Navegar é preciso

Tenho procurado estabelecer objetivos para cada dia e, com algumas exceções vou conseguindo cumpri-los. É bem diferente estar sujeito às flutuações do humor e da vontade, de subjugar os apetites em proveito de um bem racionalmente percecionado como bom. É verdade que, no limite, ocasionalmente, deixo de lado objetivos e razões, mas, como regra, está bem assim.
Um desses objetivos passa por ler um livro por semana. É um objetivo difícil, sobretudo quando os dias estão cheios disto e daquilo, quando a mente anda ocupada e ler parece um luxo supérfluo. A verdade é que, quando algo se torna prioritário na nossa vida, lá damos uns encontrões aos nossos compromissos para que alguma coisa mais possa caber, como quem quer pôr mais um livro numa prateleira cheia. Em situações mais complicadas até viramos a nossa vida de pernas para o ar: visitas diárias e cuidado do pai ou mãe doentes, hemodiálise diária, fisioterapia, etc.
O caso do livro é bem mais prosaico e tranquilo. Há uma semana, defini como objetivo ler um livro numa semana, dividi as páginas pelos dias e hoje terminei. Como quero cumprir o objetivo, olho para o dia com uma lupa à procura de todos os interstícios onde possa ler; levo o livro comigo para onde vou; divido o dia em três partes e obrigo-me a ler x páginas em cada uma dessas partes. É artificial? É, mas comigo a espontaneidade faz poucos milagres e o curioso é que mesmo que não me apeteça ler, o apetite vem depois de forçar um pouco o início.

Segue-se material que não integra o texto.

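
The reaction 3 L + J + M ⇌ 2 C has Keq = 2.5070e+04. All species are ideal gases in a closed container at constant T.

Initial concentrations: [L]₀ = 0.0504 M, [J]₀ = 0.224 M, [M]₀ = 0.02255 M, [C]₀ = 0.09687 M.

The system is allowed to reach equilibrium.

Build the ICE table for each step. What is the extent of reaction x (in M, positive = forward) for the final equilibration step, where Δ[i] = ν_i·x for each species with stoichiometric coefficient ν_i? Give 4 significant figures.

Q₀ = 1.4511e+04 vs Keq = 2.5070e+04 ⇒ Q<K, forward
Step 1:
                   L          J          M          C
  Initial     0.0504      0.224    0.02255    0.09687
  Change   -0.005835  -0.001945  -0.001945    0.00389
  Equil      0.04457     0.2221    0.02061     0.1008
  solve Keq expr → x = 0.001945; check Q = 2.5070e+04

x = 0.001945 M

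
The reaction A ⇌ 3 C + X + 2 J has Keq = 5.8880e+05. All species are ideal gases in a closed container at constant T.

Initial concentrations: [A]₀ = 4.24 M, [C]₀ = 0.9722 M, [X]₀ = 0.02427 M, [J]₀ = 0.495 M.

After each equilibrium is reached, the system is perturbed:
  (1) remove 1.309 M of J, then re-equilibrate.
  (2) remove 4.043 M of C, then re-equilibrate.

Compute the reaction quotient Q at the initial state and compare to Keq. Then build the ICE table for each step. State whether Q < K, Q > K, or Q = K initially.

Q₀ = 0.001289 vs Keq = 5.8880e+05 ⇒ Q<K, forward
Step 1:
                    A           C           X           J
  I              4.24      0.9722     0.02427       0.495
  C            -3.623       10.87       3.623       7.247
  E            0.6166       11.84       3.648       7.742
  solve Keq expr → x = 3.623; check Q = 5.8880e+05
Then remove 1.309 M of J.
Step 2:
                    A           C           X           J
  I            0.6166       11.84       3.648       6.433
  C           -0.1085      0.3254      0.1085      0.2169
  E            0.5082       12.17       3.756        6.65
  solve Keq expr → x = 0.1085; check Q = 5.8880e+05
Then remove 4.043 M of C.
Step 3:
                    A           C           X           J
  I            0.5082       8.125       3.756        6.65
  C           -0.2604      0.7812      0.2604      0.5208
  E            0.2478       8.906       4.017        7.17
  solve Keq expr → x = 0.2604; check Q = 5.8880e+05

Q₀ = 0.001289; Q < K (proceeds forward)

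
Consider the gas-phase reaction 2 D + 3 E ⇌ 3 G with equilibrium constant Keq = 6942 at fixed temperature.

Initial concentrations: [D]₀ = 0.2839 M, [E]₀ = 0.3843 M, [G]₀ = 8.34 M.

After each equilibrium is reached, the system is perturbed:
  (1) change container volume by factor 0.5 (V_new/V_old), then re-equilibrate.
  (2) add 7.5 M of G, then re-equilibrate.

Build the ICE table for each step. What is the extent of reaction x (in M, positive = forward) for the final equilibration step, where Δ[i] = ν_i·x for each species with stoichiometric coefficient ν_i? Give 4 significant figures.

x = -0.08774 M

Q₀ = 1.2681e+05 vs Keq = 6942 ⇒ Q>K, reverse
Step 1:
                    D           E           G
  I            0.2839      0.3843        8.34
  C            0.1998      0.2997     -0.2997
  E            0.4837       0.684        8.04
  solve Keq expr → x = -0.0999; check Q = 6942
Then change container volume by factor 0.5 (V_new/V_old).
Step 2:
                    D           E           G
  I            0.9674       1.368       16.08
  C           -0.2174     -0.3261      0.3261
  E              0.75       1.042       16.41
  solve Keq expr → x = 0.1087; check Q = 6942
Then add 7.5 M of G.
Step 3:
                    D           E           G
  I              0.75       1.042       23.91
  C            0.1755      0.2632     -0.2632
  E            0.9255       1.305       23.64
  solve Keq expr → x = -0.08774; check Q = 6942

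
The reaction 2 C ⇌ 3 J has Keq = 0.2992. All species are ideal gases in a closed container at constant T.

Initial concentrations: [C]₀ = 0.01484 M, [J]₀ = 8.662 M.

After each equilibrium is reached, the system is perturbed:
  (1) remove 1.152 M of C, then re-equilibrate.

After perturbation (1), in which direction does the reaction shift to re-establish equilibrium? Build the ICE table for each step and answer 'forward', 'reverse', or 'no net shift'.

Q₀ = 2.9511e+06 vs Keq = 0.2992 ⇒ Q>K, reverse
Step 1:
                  C         J
  Initial   0.01484     8.662
  Change      4.548    -6.822
  Equil       4.563      1.84
  solve Keq expr → x = -2.274; check Q = 0.2992
Then remove 1.152 M of C.
Step 2:
                  C         J
  Initial     3.411      1.84
  Change     0.1809   -0.2713
  Equil       3.592     1.569
  solve Keq expr → x = -0.09044; check Q = 0.2992

Direction: reverse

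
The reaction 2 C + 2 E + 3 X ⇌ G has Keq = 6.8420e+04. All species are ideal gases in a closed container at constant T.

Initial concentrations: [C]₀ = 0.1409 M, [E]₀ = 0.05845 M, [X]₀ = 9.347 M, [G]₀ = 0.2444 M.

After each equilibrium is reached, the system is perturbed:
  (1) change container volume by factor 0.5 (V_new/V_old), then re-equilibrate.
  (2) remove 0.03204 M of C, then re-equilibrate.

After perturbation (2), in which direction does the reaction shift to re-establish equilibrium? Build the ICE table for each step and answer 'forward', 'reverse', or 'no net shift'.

Q₀ = 4.413 vs Keq = 6.8420e+04 ⇒ Q<K, forward
Step 1:
                   C          E          X          G
  Initial     0.1409    0.05845      9.347     0.2444
  Change     -0.0576    -0.0576    -0.0864     0.0288
  Equil       0.0833 8.5121e-04      9.261     0.2732
  solve Keq expr → x = 0.0288; check Q = 6.8420e+04
Then change container volume by factor 0.5 (V_new/V_old).
Step 2:
                   C          E          X          G
  Initial     0.1666   0.001702      18.52     0.5464
  Change   -0.001488  -0.001488  -0.002231 7.4376e-04
  Equil       0.1651 2.1491e-04      18.52     0.5471
  solve Keq expr → x = 7.4376e-04; check Q = 6.8420e+04
Then remove 0.03204 M of C.
Step 3:
                   C          E          X          G
  Initial     0.1331 2.1491e-04      18.52     0.5471
  Change  5.1631e-05 5.1631e-05 7.7446e-05 -2.5815e-05
  Equil       0.1331 2.6654e-04      18.52     0.5471
  solve Keq expr → x = -2.5815e-05; check Q = 6.8420e+04

Direction: reverse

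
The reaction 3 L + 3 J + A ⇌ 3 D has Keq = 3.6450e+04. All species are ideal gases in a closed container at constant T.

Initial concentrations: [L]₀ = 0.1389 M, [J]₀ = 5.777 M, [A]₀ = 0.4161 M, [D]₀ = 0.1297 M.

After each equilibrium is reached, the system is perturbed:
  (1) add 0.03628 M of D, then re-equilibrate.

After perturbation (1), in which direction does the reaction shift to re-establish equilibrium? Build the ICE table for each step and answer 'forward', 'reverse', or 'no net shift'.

Q₀ = 0.01015 vs Keq = 3.6450e+04 ⇒ Q<K, forward
Step 1:
                   L          J          A          D
  Initial     0.1389      5.777     0.4161     0.1297
  Change     -0.1369    -0.1369   -0.04564     0.1369
  Equil     0.001985       5.64     0.3705     0.2666
  solve Keq expr → x = 0.04564; check Q = 3.6450e+04
Then add 0.03628 M of D.
Step 2:
                   L          J          A          D
  Initial   0.001985       5.64     0.3705     0.3029
  Change  2.6784e-04 2.6784e-04 8.9282e-05 -2.6784e-04
  Equil     0.002253       5.64     0.3706     0.3026
  solve Keq expr → x = -8.9282e-05; check Q = 3.6450e+04

Direction: reverse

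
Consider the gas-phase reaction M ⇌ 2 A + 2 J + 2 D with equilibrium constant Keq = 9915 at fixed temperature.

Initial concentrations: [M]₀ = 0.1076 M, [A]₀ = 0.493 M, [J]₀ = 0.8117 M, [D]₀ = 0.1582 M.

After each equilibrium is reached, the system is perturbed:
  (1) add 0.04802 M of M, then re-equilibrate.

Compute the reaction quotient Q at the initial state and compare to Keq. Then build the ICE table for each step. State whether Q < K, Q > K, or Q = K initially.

Q₀ = 0.03725 vs Keq = 9915 ⇒ Q<K, forward
Step 1:
                   M          A          J          D
  init        0.1076      0.493     0.8117     0.1582
  Δ          -0.1076     0.2152     0.2152     0.2152
  eq      7.4363e-06     0.7082      1.027     0.3734
  solve Keq expr → x = 0.1076; check Q = 9915
Then add 0.04802 M of M.
Step 2:
                   M          A          J          D
  init       0.04803     0.7082      1.027     0.3734
  Δ         -0.04801    0.09602    0.09602    0.09602
  eq      1.8122e-05     0.8042      1.123     0.4694
  solve Keq expr → x = 0.04801; check Q = 9915

Q₀ = 0.03725; Q < K (proceeds forward)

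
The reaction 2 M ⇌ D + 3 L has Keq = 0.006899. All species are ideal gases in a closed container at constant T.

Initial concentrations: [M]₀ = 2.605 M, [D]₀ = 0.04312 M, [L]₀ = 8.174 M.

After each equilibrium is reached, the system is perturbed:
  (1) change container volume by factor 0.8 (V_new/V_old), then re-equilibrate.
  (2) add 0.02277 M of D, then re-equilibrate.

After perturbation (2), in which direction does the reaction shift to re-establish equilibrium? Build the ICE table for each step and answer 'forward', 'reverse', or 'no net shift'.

Q₀ = 3.47 vs Keq = 0.006899 ⇒ Q>K, reverse
Step 1:
                    M           D           L
  init          2.605     0.04312       8.174
  Δ           0.08605    -0.04302     -0.1291
  eq            2.691  9.5954e-05       8.045
  solve Keq expr → x = -0.04302; check Q = 0.006899
Then change container volume by factor 0.8 (V_new/V_old).
Step 2:
                    M           D           L
  init          3.364  1.1994e-04       10.06
  Δ        8.6345e-05 -4.3172e-05 -1.2952e-04
  eq            3.364  7.6770e-05       10.06
  solve Keq expr → x = -4.3172e-05; check Q = 0.006899
Then add 0.02277 M of D.
Step 3:
                    M           D           L
  init          3.364     0.02285       10.06
  Δ           0.04553    -0.02277     -0.0683
  eq            3.409  8.0491e-05       9.988
  solve Keq expr → x = -0.02277; check Q = 0.006899

Direction: reverse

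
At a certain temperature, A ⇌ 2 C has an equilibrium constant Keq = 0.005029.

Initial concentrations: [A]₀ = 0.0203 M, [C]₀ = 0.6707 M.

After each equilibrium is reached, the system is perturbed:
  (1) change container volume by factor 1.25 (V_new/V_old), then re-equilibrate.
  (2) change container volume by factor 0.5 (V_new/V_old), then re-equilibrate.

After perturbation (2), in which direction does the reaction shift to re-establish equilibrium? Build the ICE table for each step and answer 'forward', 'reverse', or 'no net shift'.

Direction: reverse

Q₀ = 22.16 vs Keq = 0.005029 ⇒ Q>K, reverse
Step 1:
                   A          C
  I           0.0203     0.6707
  C           0.3148    -0.6296
  E           0.3351    0.04105
  solve Keq expr → x = -0.3148; check Q = 0.005029
Then change container volume by factor 1.25 (V_new/V_old).
Step 2:
                   A          C
  I           0.2681    0.03284
  C        -0.001874   0.003748
  E           0.2662    0.03659
  solve Keq expr → x = 0.001874; check Q = 0.005029
Then change container volume by factor 0.5 (V_new/V_old).
Step 3:
                   A          C
  I           0.5324    0.07318
  C          0.01046   -0.02093
  E           0.5429    0.05225
  solve Keq expr → x = -0.01046; check Q = 0.005029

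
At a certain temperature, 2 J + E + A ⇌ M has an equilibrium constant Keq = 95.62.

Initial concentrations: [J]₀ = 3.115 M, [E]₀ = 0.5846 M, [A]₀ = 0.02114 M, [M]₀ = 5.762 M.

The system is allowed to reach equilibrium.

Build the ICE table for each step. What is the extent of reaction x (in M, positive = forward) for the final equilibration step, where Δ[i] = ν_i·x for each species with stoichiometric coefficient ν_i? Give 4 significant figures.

x = 0.01017 M

Q₀ = 48.05 vs Keq = 95.62 ⇒ Q<K, forward
Step 1:
                  J         E         A         M
  Initial     3.115    0.5846   0.02114     5.762
  Change   -0.02033  -0.01017  -0.01017   0.01017
  Equil       3.095    0.5744   0.01097     5.772
  solve Keq expr → x = 0.01017; check Q = 95.62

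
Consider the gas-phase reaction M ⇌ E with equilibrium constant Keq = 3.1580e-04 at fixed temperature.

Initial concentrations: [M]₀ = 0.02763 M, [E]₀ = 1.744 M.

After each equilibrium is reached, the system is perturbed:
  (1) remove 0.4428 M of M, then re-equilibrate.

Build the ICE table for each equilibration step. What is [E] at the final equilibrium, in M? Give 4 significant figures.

Q₀ = 63.12 vs Keq = 3.1580e-04 ⇒ Q>K, reverse
Step 1:
                   M          E
  I          0.02763      1.744
  C            1.743     -1.743
  E            1.771 5.5930e-04
  solve Keq expr → x = -1.743; check Q = 3.1580e-04
Then remove 0.4428 M of M.
Step 2:
                   M          E
  I            1.328 5.5930e-04
  C       1.3979e-04 -1.3979e-04
  E            1.328 4.1951e-04
  solve Keq expr → x = -1.3979e-04; check Q = 3.1580e-04

[E]_eq = 4.1951e-04 M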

O livro que acabei de ler chama-se: Diário de um pároco de aldeia” do escritor francês Georges Bernanos, já comentado neste blogue pelo meu amigo padre Humberto Martins. Comprei-o há coisa de dez dias, em segunda mão, por dois euros e meio! É um livro arrebatador. Quando comecei, julguei que seriam notas adocicadas sobre um padre bondoso, ajudando os ignorantes aldeãos. Não. À medida que fui avançando, fiquei movido, tocado interiormente.
Encontrei reflexões profundas, provocadoras, desafiantes sobre a condição humana: o poder, a riqueza, a pobreza, os pobres, a miséria; a vida e a morte; as marcas que a educação e a infância imprimem no ser humano. Este jovem padre é uma alma apaixonada, mas simultaneamente atormentada entre a humildade da sua condição e a grandeza sublime da sua vocação. Pela boca de personagens com quem se cruza, desde um conde a um “motard” (daqueles tempos) saem reflexões intensas sobre a nossa condição humana.
E talvez seja isso mesmo: mais que um “livro cristão”, que o é, trata-se um retrato lúcido, cru e ternurento sobre a nossa passagem pela terra nas suas vicissitudes. Não me é fácil encontrar livros que sejam “uplifting” mas este puxou-me bem para cima.
E, agora, aqui vai outro que já comecei, não sei se para uma semana se para quinze dias porque é volumoso: “Historia de los métodos de meditación no dual”. A ver vamos, como diria o cego.